In 2003, we selected 15 plants along a 15 m transect in each of 19 populations in Luxembourg and in the neighbouring state of Rheinland-Pfalz in Germany for a study on the genetic structure of the populations. We counted the number of flowers in the field, took leaf samples for a RAPD molecular genetic analysis and collected seeds for the cultivation of plants in a common garden and the subsequent measurement of quantitative traits.

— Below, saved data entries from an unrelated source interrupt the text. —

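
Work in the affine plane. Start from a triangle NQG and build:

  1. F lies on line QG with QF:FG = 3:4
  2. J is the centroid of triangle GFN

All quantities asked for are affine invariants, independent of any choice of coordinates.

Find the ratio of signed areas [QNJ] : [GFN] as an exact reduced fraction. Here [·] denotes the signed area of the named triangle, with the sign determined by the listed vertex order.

Set N = (0, 0), Q = (1, 0), G = (0, 1); any affine frame gives the same invariant.
1. F lies on line QG with QF:FG = 3:4 ⇒ F = (4/7, 3/7)
2. J is the centroid of triangle GFN ⇒ J = (4/21, 10/21)
2·[QNJ] = -10/21, 2·[GFN] = -4/7
[QNJ]:[GFN] = -10/21:-4/7 = 5/6

[QNJ]:[GFN] = 5/6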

This dataset includes individual genotype data based on the presence or absence of reliable bands of RAPD amplification products at 52 polymorphic band positions for 247 Saxifraga granulata samples collected in 19 populations, the measurements of quantitative traits on F1 plants cultivated in a common garden from seeds collected in 19 populations, data on quantitative genetic, molecular genetic, geographic and climatic variables of the populations as well as the pairwise climatic, geographic, quantitative genetic and molecular genetic distances between the 19 populations. Data are stored in separate files which relate to each other via the key variable Popno (the number of a population).